USAREUR-AF quickly saw the need to rapidly secure its headquarters. Then-commander Gen. Christopher Cavoli, who now serves as NATO’s supreme allied commander, directed his team in Wiesbaden to build a secret command post should events escalate, making his headquarters a target.
Though still available, that command site didn’t factor into Avenger Triad 24, said a U.S. defense official, who noted that the war game scenario called for the Army’s Wiesbaden compound to be well-defended.
But the exercise dug deep into a new combat playbook approved during NATO’s Washington summit in July that lays out in granular detail how units would respond to an invasion.
The Russia-Ukraine war also factored into the planning, with an emphasis on being able to shield command and control sites from targeting or put them on the move to evade detection, Williams said.
Military officials declined to detail specific territorial areas of focus for security reasons. However, the scenarios dealt with how ground forces would defend the whole of the alliance, officials said.
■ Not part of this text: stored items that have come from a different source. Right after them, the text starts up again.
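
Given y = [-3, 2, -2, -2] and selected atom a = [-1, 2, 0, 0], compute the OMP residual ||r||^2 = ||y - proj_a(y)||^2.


a^T a = 5.
a^T y = 7.
coeff = 7/5 = 7/5.
||r||^2 = 56/5.

56/5


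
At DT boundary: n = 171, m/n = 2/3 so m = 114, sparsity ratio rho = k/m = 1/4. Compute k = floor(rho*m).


m = 2/3*171 = 114.
rho = 1/4.
rho*m = 1/4*114 = 28.5.
k = floor(28.5) = 28.

28


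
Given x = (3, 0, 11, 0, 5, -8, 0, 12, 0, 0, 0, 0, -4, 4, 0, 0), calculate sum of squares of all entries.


Non-zero entries: [(0, 3), (2, 11), (4, 5), (5, -8), (7, 12), (12, -4), (13, 4)]
Squares: [9, 121, 25, 64, 144, 16, 16]
||x||_2^2 = sum = 395.

395


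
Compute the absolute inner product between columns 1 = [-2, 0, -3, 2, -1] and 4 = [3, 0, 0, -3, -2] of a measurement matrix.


Inner product: -2*3 + 0*0 + -3*0 + 2*-3 + -1*-2
Products: [-6, 0, 0, -6, 2]
Sum = -10.
|dot| = 10.

10


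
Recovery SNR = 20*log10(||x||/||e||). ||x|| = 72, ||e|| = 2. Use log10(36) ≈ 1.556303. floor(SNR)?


||x||/||e|| = 72/2 = 36.
log10(36) ≈ 1.556303.
20*log10(||x||/||e||) ≈ 20*1.556303 = 31.12606.
floor(31.12606) = 31.

31


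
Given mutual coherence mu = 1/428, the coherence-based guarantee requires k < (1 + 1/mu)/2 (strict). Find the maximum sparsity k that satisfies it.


1/mu = 428.
1 + 1/mu = 429.
(1 + 1/mu)/2 = 214.5 is not an integer, so k_max = floor(214.5) = 214.

214


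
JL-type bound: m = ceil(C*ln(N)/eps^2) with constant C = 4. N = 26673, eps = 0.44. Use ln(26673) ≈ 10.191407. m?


ln(26673) ≈ 10.191407.
eps^2 = 0.44^2 = 0.1936.
C*ln(N)/eps^2 ≈ 4*10.191407/0.1936 ≈ 210.5663.
m = ceil(210.5663) = 211.

211


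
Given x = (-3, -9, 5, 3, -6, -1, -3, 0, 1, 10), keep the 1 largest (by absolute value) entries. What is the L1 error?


Sorted |x_i| descending: [10, 9, 6, 5, 3, 3, 3, 1, 1, 0]
Keep top 1: [10]
Tail entries: [9, 6, 5, 3, 3, 3, 1, 1, 0]
L1 error = sum of tail = 31.

31


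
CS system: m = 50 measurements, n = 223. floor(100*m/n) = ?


100*m/n = 100*50/223 ≈ 22.4215.
floor = 22.

22


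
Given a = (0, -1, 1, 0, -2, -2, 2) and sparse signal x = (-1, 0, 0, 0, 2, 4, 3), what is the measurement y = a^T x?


Non-zero terms: ['0*-1', '-2*2', '-2*4', '2*3']
Products: [0, -4, -8, 6]
y = sum = -6.

-6


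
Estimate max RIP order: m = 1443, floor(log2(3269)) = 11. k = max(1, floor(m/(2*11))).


floor(log2(3269)) = 11.
2*11 = 22.
m/(2*floor(log2(n))) = 1443/22 ≈ 65.5909.
floor = 65.
k = max(1, 65) = 65.

65


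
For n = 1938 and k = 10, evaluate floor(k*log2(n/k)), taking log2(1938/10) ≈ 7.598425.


log2(n/k) = log2(1938/10) ≈ 7.598425.
k*log2(n/k) ≈ 10*7.598425 = 75.98425.
floor(75.98425) = 75.

75


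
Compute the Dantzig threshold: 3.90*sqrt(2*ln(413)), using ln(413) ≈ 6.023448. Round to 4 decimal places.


ln(413) ≈ 6.023448.
2*ln(n) ≈ 12.046896.
sqrt(2*ln(n)) ≈ sqrt(12.046896) ≈ 3.470864.
threshold ≈ 3.90*3.470864 = 13.5363696 ≈ 13.5364.

13.5364


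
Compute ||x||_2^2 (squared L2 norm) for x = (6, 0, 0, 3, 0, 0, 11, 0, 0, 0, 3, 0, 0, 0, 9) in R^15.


Non-zero entries: [(0, 6), (3, 3), (6, 11), (10, 3), (14, 9)]
Squares: [36, 9, 121, 9, 81]
||x||_2^2 = sum = 256.

256


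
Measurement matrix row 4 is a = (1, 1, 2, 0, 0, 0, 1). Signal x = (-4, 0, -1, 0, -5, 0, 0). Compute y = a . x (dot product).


Non-zero terms: ['1*-4', '2*-1', '0*-5']
Products: [-4, -2, 0]
y = sum = -6.

-6


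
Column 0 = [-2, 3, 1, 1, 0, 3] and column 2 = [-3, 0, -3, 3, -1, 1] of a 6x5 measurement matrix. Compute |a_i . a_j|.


Inner product: -2*-3 + 3*0 + 1*-3 + 1*3 + 0*-1 + 3*1
Products: [6, 0, -3, 3, 0, 3]
Sum = 9.
|dot| = 9.

9


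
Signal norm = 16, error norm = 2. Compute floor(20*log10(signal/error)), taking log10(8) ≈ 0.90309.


||x||/||e|| = 16/2 = 8.
log10(8) ≈ 0.90309.
20*log10(||x||/||e||) ≈ 20*0.90309 = 18.0618.
floor(18.0618) = 18.

18


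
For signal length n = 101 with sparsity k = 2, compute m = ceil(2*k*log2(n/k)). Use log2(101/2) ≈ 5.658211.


log2(n/k) = log2(101/2) ≈ 5.658211.
2*k*log2(n/k) ≈ 2*2*5.658211 = 22.632844.
m = ceil(22.632844) = 23.

23


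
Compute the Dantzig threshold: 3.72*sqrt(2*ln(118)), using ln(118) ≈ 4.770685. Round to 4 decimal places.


ln(118) ≈ 4.770685.
2*ln(n) ≈ 9.54137.
sqrt(2*ln(n)) ≈ sqrt(9.54137) ≈ 3.088911.
threshold ≈ 3.72*3.088911 = 11.49074892 ≈ 11.4907.

11.4907


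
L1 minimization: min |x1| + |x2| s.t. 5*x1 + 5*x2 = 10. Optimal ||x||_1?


Axis intercepts:
  x1 = 2, x2 = 0: L1 = 2
  x1 = 0, x2 = 2: L1 = 2
x* = (2, 0)
||x*||_1 = 2.

2


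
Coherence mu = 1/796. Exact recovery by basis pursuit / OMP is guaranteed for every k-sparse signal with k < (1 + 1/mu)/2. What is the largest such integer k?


1/mu = 796.
1 + 1/mu = 797.
(1 + 1/mu)/2 = 398.5 is not an integer, so k_max = floor(398.5) = 398.

398


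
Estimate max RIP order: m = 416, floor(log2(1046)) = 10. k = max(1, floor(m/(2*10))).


floor(log2(1046)) = 10.
2*10 = 20.
m/(2*floor(log2(n))) = 416/20 ≈ 20.8.
floor = 20.
k = max(1, 20) = 20.

20


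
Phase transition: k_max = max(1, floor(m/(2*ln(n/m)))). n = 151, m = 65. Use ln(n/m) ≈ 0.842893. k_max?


n/m = 151/65.
ln(n/m) ≈ 0.842893.
2*ln(n/m) ≈ 1.685786.
m/(2*ln(n/m)) ≈ 65/1.685786 ≈ 38.5577.
floor = 38.
k_max = max(1, 38) = 38.

38


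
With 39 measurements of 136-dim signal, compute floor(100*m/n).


100*m/n = 100*39/136 ≈ 28.6765.
floor = 28.

28


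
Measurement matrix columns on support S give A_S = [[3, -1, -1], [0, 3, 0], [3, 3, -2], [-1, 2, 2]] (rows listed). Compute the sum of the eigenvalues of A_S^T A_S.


Sum of eigenvalues of A_S^T A_S = trace(A_S^T A_S) = sum of squared column norms of A_S.
A_S^T A_S diagonal: [19, 23, 9].
trace = 19 + 23 + 9 = 51.

51


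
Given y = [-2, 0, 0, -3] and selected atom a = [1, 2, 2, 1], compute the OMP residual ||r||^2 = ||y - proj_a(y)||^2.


a^T a = 10.
a^T y = -5.
coeff = -5/10 = -1/2.
||r||^2 = 21/2.

21/2


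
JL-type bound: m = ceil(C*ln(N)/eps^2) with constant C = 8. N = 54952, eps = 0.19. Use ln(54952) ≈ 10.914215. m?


ln(54952) ≈ 10.914215.
eps^2 = 0.19^2 = 0.0361.
C*ln(N)/eps^2 ≈ 8*10.914215/0.0361 ≈ 2418.6626.
m = ceil(2418.6626) = 2419.

2419


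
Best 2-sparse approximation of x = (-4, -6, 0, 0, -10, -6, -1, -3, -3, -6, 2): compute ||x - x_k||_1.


Sorted |x_i| descending: [10, 6, 6, 6, 4, 3, 3, 2, 1, 0, 0]
Keep top 2: [10, 6]
Tail entries: [6, 6, 4, 3, 3, 2, 1, 0, 0]
L1 error = sum of tail = 25.

25


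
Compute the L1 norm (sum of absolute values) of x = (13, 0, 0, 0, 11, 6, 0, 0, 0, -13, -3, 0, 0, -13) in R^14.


Non-zero entries: [(0, 13), (4, 11), (5, 6), (9, -13), (10, -3), (13, -13)]
Absolute values: [13, 11, 6, 13, 3, 13]
||x||_1 = sum = 59.

59


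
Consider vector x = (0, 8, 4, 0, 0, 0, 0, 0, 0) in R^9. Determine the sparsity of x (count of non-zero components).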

The commanders had to grapple with not only large-scale combat operations but also the ripple effects: thousands of displaced civilians, prisoners of war, high casualty numbers and resupply of troops in far-flung places, military officials said.
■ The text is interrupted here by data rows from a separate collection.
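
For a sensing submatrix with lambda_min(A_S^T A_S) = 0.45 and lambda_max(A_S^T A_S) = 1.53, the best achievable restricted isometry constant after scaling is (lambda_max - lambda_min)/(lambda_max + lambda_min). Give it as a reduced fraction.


lambda_max - lambda_min = 1.53 - 0.45 = 1.08.
lambda_max + lambda_min = 1.53 + 0.45 = 1.98.
delta = 1.08/1.98 = 108/198 = 6/11.

6/11


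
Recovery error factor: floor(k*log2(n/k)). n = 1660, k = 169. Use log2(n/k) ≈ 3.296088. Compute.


log2(n/k) = log2(1660/169) ≈ 3.296088.
k*log2(n/k) ≈ 169*3.296088 = 557.038872.
floor(557.038872) = 557.

557


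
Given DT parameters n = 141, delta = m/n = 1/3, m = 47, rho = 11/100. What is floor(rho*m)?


m = 1/3*141 = 47.
rho = 11/100.
rho*m = 11/100*47 = 5.17.
k = floor(5.17) = 5.

5


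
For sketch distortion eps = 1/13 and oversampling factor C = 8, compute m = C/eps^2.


1/eps = 13.
(1/eps)^2 = 169.
m = 8*169 = 1352.

1352


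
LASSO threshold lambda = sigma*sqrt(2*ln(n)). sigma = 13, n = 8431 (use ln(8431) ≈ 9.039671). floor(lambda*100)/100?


ln(8431) ≈ 9.039671.
2*ln(n) ≈ 18.079342.
sqrt(2*ln(n)) ≈ sqrt(18.079342) ≈ 4.251981.
lambda ≈ 13*4.251981 = 55.275753.
floor(lambda*100)/100 = 55.27.

55.27


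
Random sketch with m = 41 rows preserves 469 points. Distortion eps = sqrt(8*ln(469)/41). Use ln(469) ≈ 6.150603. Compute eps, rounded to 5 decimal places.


ln(469) ≈ 6.150603.
8*ln(N)/m ≈ 8*6.150603/41 ≈ 1.20011766.
eps = sqrt(1.20011766) ≈ 1.0954988 ≈ 1.09550.

1.09550


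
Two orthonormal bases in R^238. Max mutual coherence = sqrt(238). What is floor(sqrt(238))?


15^2 = 225 <= 238 < 256 = 16^2, so 15 <= sqrt(238) < 16.
floor(sqrt(238)) = 15.

15


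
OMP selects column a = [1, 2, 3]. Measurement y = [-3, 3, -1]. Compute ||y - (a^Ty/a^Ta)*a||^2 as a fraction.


a^T a = 14.
a^T y = 0.
coeff = 0/14 = 0.
||r||^2 = 19.

19


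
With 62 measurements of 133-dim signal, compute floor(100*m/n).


100*m/n = 100*62/133 ≈ 46.6165.
floor = 46.

46


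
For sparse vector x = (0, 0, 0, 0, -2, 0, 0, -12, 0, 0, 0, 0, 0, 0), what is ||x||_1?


Non-zero entries: [(4, -2), (7, -12)]
Absolute values: [2, 12]
||x||_1 = sum = 14.

14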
“The thing we need to really get out of exercise like this is the human element,” said Group Captain Michael Dutton, a Royal Air Force officer who serves as head of operational planning at Brunssum. “It’s learning to work together.”
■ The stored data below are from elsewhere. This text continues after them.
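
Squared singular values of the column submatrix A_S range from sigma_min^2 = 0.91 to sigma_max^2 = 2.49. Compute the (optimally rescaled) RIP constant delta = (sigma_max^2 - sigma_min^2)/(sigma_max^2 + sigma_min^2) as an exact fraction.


lambda_max - lambda_min = 2.49 - 0.91 = 1.58.
lambda_max + lambda_min = 2.49 + 0.91 = 3.40.
delta = 1.58/3.40 = 158/340 = 79/170.

79/170


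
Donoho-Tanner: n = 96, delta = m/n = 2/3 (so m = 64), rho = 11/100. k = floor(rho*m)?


m = 2/3*96 = 64.
rho = 11/100.
rho*m = 11/100*64 = 7.04.
k = floor(7.04) = 7.

7


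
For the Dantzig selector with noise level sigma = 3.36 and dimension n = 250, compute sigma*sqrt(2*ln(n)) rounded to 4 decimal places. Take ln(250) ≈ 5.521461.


ln(250) ≈ 5.521461.
2*ln(n) ≈ 11.042922.
sqrt(2*ln(n)) ≈ sqrt(11.042922) ≈ 3.323089.
threshold ≈ 3.36*3.323089 = 11.16557904 ≈ 11.1656.

11.1656


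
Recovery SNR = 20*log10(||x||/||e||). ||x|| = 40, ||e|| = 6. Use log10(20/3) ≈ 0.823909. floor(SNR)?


||x||/||e|| = 40/6 = 20/3.
log10(20/3) ≈ 0.823909.
20*log10(||x||/||e||) ≈ 20*0.823909 = 16.47818.
floor(16.47818) = 16.

16


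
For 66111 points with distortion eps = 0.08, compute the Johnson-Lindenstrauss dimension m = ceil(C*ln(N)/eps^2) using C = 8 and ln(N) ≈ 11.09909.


ln(66111) ≈ 11.09909.
eps^2 = 0.08^2 = 0.0064.
C*ln(N)/eps^2 ≈ 8*11.09909/0.0064 ≈ 13873.8625.
m = ceil(13873.8625) = 13874.

13874


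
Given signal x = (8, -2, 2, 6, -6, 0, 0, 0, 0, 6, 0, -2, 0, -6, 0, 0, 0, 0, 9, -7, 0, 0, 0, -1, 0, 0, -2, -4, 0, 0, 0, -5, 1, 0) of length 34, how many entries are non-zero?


Non-zero positions: [0, 1, 2, 3, 4, 9, 11, 13, 18, 19, 23, 26, 27, 31, 32].
Sparsity = 15.

15


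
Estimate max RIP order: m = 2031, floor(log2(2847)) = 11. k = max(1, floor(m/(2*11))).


floor(log2(2847)) = 11.
2*11 = 22.
m/(2*floor(log2(n))) = 2031/22 ≈ 92.3182.
floor = 92.
k = max(1, 92) = 92.

92


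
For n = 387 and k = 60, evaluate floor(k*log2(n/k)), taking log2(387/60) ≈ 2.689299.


log2(n/k) = log2(387/60) ≈ 2.689299.
k*log2(n/k) ≈ 60*2.689299 = 161.35794.
floor(161.35794) = 161.

161


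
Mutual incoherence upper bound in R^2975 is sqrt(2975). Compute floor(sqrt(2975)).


54^2 = 2916 <= 2975 < 3025 = 55^2, so 54 <= sqrt(2975) < 55.
floor(sqrt(2975)) = 54.

54


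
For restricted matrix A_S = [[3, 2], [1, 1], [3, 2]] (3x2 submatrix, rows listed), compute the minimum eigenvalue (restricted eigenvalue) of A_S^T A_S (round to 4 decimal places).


A_S^T A_S = [[19, 13], [13, 9]].
trace = 28.
det = 2.
disc = trace^2 - 4*det = 784 - 4*2 = 776.
sqrt(776) ≈ 27.856777.
lam_min = (28 - sqrt(776))/2 ≈ (28 - 27.856777)/2 = 0.0716115 ≈ 0.0716.

0.0716


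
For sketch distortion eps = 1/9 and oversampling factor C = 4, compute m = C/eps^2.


1/eps = 9.
(1/eps)^2 = 81.
m = 4*81 = 324.

324


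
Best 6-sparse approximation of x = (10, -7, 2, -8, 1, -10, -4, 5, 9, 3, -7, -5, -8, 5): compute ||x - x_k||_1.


Sorted |x_i| descending: [10, 10, 9, 8, 8, 7, 7, 5, 5, 5, 4, 3, 2, 1]
Keep top 6: [10, 10, 9, 8, 8, 7]
Tail entries: [7, 5, 5, 5, 4, 3, 2, 1]
L1 error = sum of tail = 32.

32


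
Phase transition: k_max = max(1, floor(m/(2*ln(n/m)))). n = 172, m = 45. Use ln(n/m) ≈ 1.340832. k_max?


n/m = 172/45.
ln(n/m) ≈ 1.340832.
2*ln(n/m) ≈ 2.681664.
m/(2*ln(n/m)) ≈ 45/2.681664 ≈ 16.7806.
floor = 16.
k_max = max(1, 16) = 16.

16


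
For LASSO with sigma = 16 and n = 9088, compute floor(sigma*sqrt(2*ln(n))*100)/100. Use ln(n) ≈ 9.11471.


ln(9088) ≈ 9.11471.
2*ln(n) ≈ 18.22942.
sqrt(2*ln(n)) ≈ sqrt(18.22942) ≈ 4.269592.
lambda ≈ 16*4.269592 = 68.313472.
floor(lambda*100)/100 = 68.31.

68.31


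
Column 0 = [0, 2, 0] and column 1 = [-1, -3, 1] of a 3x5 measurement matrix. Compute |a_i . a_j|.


Inner product: 0*-1 + 2*-3 + 0*1
Products: [0, -6, 0]
Sum = -6.
|dot| = 6.

6


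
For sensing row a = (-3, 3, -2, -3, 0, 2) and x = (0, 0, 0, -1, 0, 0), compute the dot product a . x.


Non-zero terms: ['-3*-1']
Products: [3]
y = sum = 3.

3


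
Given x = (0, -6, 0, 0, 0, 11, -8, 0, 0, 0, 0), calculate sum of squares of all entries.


Non-zero entries: [(1, -6), (5, 11), (6, -8)]
Squares: [36, 121, 64]
||x||_2^2 = sum = 221.

221


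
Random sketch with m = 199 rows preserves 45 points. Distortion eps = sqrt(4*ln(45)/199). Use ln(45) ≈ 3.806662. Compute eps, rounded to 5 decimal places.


ln(45) ≈ 3.806662.
4*ln(N)/m ≈ 4*3.806662/199 ≈ 0.07651582.
eps = sqrt(0.07651582) ≈ 0.2766149 ≈ 0.27661.

0.27661


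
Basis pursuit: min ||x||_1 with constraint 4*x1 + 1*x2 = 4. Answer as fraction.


Axis intercepts:
  x1 = 1, x2 = 0: L1 = 1
  x1 = 0, x2 = 4: L1 = 4
x* = (1, 0)
||x*||_1 = 1.

1


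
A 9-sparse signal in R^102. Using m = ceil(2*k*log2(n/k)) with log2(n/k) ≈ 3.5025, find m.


log2(n/k) = log2(102/9) ≈ 3.5025.
2*k*log2(n/k) ≈ 2*9*3.5025 = 63.045.
m = ceil(63.045) = 64.

64


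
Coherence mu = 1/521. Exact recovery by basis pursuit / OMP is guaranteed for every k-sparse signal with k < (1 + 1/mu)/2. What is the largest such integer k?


1/mu = 521.
1 + 1/mu = 522.
(1 + 1/mu)/2 = 261 is an integer and the inequality is strict, so k_max = 261 - 1 = 260.

260


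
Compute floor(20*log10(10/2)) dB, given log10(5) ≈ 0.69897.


||x||/||e|| = 10/2 = 5.
log10(5) ≈ 0.69897.
20*log10(||x||/||e||) ≈ 20*0.69897 = 13.9794.
floor(13.9794) = 13.

13


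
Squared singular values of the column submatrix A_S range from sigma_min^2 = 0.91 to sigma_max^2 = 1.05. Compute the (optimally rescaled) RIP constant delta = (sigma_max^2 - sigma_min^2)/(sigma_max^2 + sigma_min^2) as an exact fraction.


lambda_max - lambda_min = 1.05 - 0.91 = 0.14.
lambda_max + lambda_min = 1.05 + 0.91 = 1.96.
delta = 0.14/1.96 = 14/196 = 1/14.

1/14


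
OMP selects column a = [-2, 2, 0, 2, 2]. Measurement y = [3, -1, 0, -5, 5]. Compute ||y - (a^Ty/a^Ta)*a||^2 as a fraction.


a^T a = 16.
a^T y = -8.
coeff = -8/16 = -1/2.
||r||^2 = 56.

56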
The key to bringing it all together rests on allied commanders being able see eye to eye, anticipating how their counterpart thinks in a fast-moving battle, he said.
Dutton likened Avenger Triad 24 to how a football team builds chemistry through practice. A quarterback, receivers and offensive line can be great individually but fail on the field without putting in the “sets and reps,” he said.
“What’s really difficult is anticipating what your (allied counterpart) is going to do, understanding how they think,” Dutton said. “Because as soon as we get into contact with the enemy, you know the plan is going to have to adapt based on what we see.”
Dutton described their chemistry now as being in early season form and working toward playoff readiness.
Williams said initial takeaways center on stamping out the chances for miscommunication between headquarters and multinational corps that command troops in the field.
“We are doing things like corps passage of lines, which we haven’t done in a long time,” Williams said.
Passage of lines, or the movement of large units past each other on the battlefield, creates the potential for mishaps if there is operational confusion and mixed messages, Williams said.
The expectation on USAREUR-AF is that it can synchronize higher command objectives down to the corps and tactical units on the front lines.
“The corps will fight this at the leading edge of the battlefield,” Williams said.
When it comes to resupply, allies are looking for any gaps in their planning assumptions and gaps in the logistical chain, said Col. William Laase, a top USAREUR-AF deputy.
“Knowing where our supplies are and how available they are at the point where we transition from competition to crisis is important,” he said. “And we’re learning that maybe we’re out of position in some of our aspects.”
Avenger Triad 24 operations were centered at Wiesbaden but stretched over large swaths of NATO territory. They involved numerous Army units in Germany and incorporated forces along NATO’s eastern flank and beyond.
Besides informing what the exercise participants did, the Russia-Ukraine war has reinforced the need to convey the magnitude of such large-scale fighting beyond the level of the combatants, Williams said.
“It’s going to cost a lot if we had to do this, in terms of our ability to prosecute it and informing our civilian masters about … the human cost,” he said. “It’s going to require steely-eyed resolve.”